On July 4, 2026, our United States will celebrate the 250th anniversary of the American Declaration of Independence. Yet we retained the ideals of Britain, such as representative government and the English language.
Today, the years seem longer than before. We’ve been home for two now and, as the song says, “Don’t move around much anymore.” We could use a dose of good news and I’m here, as the town crier, with sweet words from Williamsburg. While the country has to wait four years for its 250th anniversary, the 250th for “Burgy” is anything but.
Everyone is invited to share in the joy of our city in July!
We wanted to celebrate in 2021. COVID-19 came and took away many plans. Therefore, 250 turned into 2022. Williamsburg and Haydenville will be celebrated twice. Friendliness is a small-town attribute for those who scoff at kindness when in fact, that’s what the world needs right now.
One example is that the city’s three churches often find seasonal events and fundraisers attended by parishioners from each other. Williamsburg Church and Our Lady of the Hills are teaming up to provide free home-cooked meals for seniors on Saturdays. Each of these volunteers deserves a shout out!
In 2013, the late Dave West proposed that the best way to celebrate the city’s 250th was to ask its citizens to submit true stories. “Our Town” includes 464 heartfelt pages of growing up in Burgy, interviews, arrivals, departures, stories and photos. American’s reputation for short memoirs is shattered by its warm tales of love and service.

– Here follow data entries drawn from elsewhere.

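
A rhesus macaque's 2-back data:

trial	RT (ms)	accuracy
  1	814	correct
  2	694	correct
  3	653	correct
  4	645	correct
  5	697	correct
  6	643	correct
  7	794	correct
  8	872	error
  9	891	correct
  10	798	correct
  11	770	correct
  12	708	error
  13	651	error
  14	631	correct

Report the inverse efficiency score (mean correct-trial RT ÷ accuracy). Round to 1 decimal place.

Correct trials (n=11): 814, 694, 653, 645, 697, 643, 794, 891, 798, 770, 631
Mean correct RT = 8030/11 = 730.0000 ms
Proportion correct = 11/14
IES = 730.0000 / (11/14) = 929.091 ms

929.1 ms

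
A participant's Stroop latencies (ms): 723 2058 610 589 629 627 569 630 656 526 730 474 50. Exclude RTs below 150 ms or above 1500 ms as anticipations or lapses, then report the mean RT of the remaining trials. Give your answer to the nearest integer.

615 ms

Excluded: 50, 2058
Retained (n=11): Σ = 6763
Mean = 6763/11 = 614.8182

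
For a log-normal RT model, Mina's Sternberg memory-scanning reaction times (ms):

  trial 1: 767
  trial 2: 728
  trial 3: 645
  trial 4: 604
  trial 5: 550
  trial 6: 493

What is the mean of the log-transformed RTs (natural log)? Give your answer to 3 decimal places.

6.436

ln(RT): 6.6425, 6.5903, 6.4693, 6.4036, 6.3099, 6.2005
Σ ln(RT) = 38.6160
Mean = 38.6160/6 = 6.43601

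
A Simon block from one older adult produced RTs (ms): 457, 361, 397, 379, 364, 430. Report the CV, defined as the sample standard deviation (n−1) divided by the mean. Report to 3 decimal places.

0.097

n = 6, Σ = 2388, M = 398.0000
Σ(x−M)² = 7392.000; s = √(7392.000/5) = 38.4500
CV = 38.4500 / 398.0000 = 0.09661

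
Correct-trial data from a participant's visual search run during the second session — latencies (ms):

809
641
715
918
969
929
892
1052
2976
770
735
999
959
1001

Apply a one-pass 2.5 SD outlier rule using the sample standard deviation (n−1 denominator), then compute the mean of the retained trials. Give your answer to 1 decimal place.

876.1 ms

n = 14, ΣRT = 14365, M = 1026.071
Σ(x−M)² = 4293548.93; s = √(4293548.93/13) = 574.694
Cutoffs: 1026.071 ± 2.5·574.694 → [-410.7, 2462.8]
Outside: 2976 → excluded.
Retained (n=13): Σ = 11389, mean = 11389/13 = 876.077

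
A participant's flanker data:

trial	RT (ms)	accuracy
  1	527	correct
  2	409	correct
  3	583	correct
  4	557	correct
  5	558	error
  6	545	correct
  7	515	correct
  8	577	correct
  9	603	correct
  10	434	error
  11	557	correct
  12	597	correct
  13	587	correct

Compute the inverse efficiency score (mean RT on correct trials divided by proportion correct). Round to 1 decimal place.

Correct trials (n=11): 527, 409, 583, 557, 545, 515, 577, 603, 557, 597, 587
Mean correct RT = 6057/11 = 550.6364 ms
Proportion correct = 11/13
IES = 550.6364 / (11/13) = 650.752 ms

650.8 ms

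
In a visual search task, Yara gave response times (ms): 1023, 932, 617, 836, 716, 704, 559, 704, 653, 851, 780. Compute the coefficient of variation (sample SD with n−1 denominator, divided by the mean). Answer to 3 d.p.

0.183

n = 11, Σ = 8375, M = 761.3636
Σ(x−M)² = 193696.545; s = √(193696.545/10) = 139.1749
CV = 139.1749 / 761.3636 = 0.18280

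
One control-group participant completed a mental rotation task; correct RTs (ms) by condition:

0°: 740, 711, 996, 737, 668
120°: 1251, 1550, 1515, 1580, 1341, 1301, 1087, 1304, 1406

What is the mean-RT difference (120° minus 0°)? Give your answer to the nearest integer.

600 ms

M(0°) = 3852/5 = 770.400
M(120°) = 12335/9 = 1370.556
Difference = 1370.556 − 770.400 = 600.156 ms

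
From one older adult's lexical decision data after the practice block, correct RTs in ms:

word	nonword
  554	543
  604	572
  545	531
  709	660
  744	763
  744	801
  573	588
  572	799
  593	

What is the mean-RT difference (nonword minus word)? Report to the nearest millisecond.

31 ms

M(word) = 5638/9 = 626.444
M(nonword) = 5257/8 = 657.125
Difference = 657.125 − 626.444 = 30.681 ms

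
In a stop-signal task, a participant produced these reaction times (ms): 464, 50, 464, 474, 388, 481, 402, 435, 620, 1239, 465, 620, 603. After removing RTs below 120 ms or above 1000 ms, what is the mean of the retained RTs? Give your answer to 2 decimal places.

Excluded: 50, 1239
Retained (n=11): Σ = 5416
Mean = 5416/11 = 492.3636

492.36 ms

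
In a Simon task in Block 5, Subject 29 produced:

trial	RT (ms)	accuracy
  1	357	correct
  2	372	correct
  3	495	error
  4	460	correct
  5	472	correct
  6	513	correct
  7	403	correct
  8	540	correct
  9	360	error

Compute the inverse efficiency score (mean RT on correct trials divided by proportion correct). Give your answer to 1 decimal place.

Correct trials (n=7): 357, 372, 460, 472, 513, 403, 540
Mean correct RT = 3117/7 = 445.2857 ms
Proportion correct = 7/9
IES = 445.2857 / (7/9) = 572.510 ms

572.5 ms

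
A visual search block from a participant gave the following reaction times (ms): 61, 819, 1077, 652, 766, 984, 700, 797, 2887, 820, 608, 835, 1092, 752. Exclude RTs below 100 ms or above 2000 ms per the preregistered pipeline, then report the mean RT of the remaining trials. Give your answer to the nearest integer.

Excluded: 61, 2887
Retained (n=12): Σ = 9902
Mean = 9902/12 = 825.1667

825 ms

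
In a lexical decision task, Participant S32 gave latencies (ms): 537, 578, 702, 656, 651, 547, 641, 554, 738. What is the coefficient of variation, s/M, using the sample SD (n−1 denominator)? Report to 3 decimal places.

0.116

n = 9, Σ = 5604, M = 622.6667
Σ(x−M)² = 41620.000; s = √(41620.000/8) = 72.1284
CV = 72.1284 / 622.6667 = 0.11584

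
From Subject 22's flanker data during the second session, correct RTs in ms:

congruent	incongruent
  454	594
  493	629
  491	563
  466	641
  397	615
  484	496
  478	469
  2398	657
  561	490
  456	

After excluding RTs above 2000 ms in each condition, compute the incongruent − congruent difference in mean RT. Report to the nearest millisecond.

97 ms

congruent: exclude 2398
M(congruent) = 4280/9 = 475.556
M(incongruent) = 5154/9 = 572.667
Difference = 572.667 − 475.556 = 97.111 ms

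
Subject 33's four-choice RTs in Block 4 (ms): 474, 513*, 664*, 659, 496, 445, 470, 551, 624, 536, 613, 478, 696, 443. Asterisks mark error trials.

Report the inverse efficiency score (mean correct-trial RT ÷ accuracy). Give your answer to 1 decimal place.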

The people of Hilltown may seem reserved at first, but a made friend is yours for life. Fittingly, our 250th book is dedicated to David and Nancy West.
The spirit of a city lives in Vox populithe voice of his people.
Williamsburg is a slice of Americana. Its foundation combines strong people and rocky ground. My shovel echoing a “ding” every time I tried to plant a bush is as true now as it was in 1995. Determined pioneers moved many stones to create fields and erect walls. The hardy New England poet Robert Frost found the physical labor underlying the words that followed.
America was an English colony when Burgy was born. The United States’ declaration of independence from empire was an unfulfilled dream and a nightmare for others. Loyalty to the crown was a default status from birth. Across the sea was a king and a parliament making rules and laws with no regard for his subjects, enforcing them with troops in red cloaks.
The restless settlers of Massachusetts rebelled. Farmers from Concord and Lexington became Minutemen, and the die was cast.
I know more about Northampton’s 300th anniversary in 1954 than Williamsburg’s 250th. In 1952 the Air Force sent me to the UK. I was my dad’s on-site Jimmy delivering an engraved invitation to the mayor of Northampton, England. He was the mayor of Hamp; I missed the big parade.
My initiation into civic service in Northampton has passed on to the good people of Williamsburg. A city of 2,500 souls versus a city of nearly 30,000 requires similar tasks but without the paid labor. I wasn’t here long before I joined the advisory board of the Council on Aging. Much later, a group of talented artists created our entry for the State House Hall of Flags. Dozens of “Burgy” natives shared their stories in the 250th anniversary book. I will quote only excerpts of my own.
Memorial Day has always found Dick Hillenbrand, Dave West and many more at Veterans Memorial Park in downtown. I had the honor of speaking there in 2012. Subsequently, I began a poem which appears in our 250th book:
Consider a village that honors its past
Men & women to whom Country-Last
Never crossed their mind when a call
Duty came in the youth season. Ball
Games put away like defender’s gloves
In a winter drawer. The loves of the prom of the end of the year
Would rarely survive the deep distance
Created by typed military chance. (etc.)
Our first friends here were Jack and Lorraine Barrack. I admired Jack for his quiet dedication to poetry. Jack’s departure is recalled in the conclusion of “Postscript to a Poet”:
Words closed, withered, almost lost
To hard-earned readers drinking black teas
Pick the latest books of life tokens in the mail.
Farewells had fled his vocabulary,
On tiptoe in the air without a glance
Our way. No published obituary
For hoi polloi: RI.P. Jack. Good luck!
Friends from Northampton asked Maureen and I about retiring to Williamsburg after 40 years at Northampton. Our hope was that time itself moved more slowly in the hills. So far, so good!
■Friday, July 15: Burgy’s celebrations begin with a fireworks display on River Road at 9 p.m.
Columnist Jim Cahillane lives in Williamsburg. “Our City–2021. Memorabilia from Williamsburg and Haydenville” is on sale at the Meekins Library. He is a member of the Society of Poets of Florence.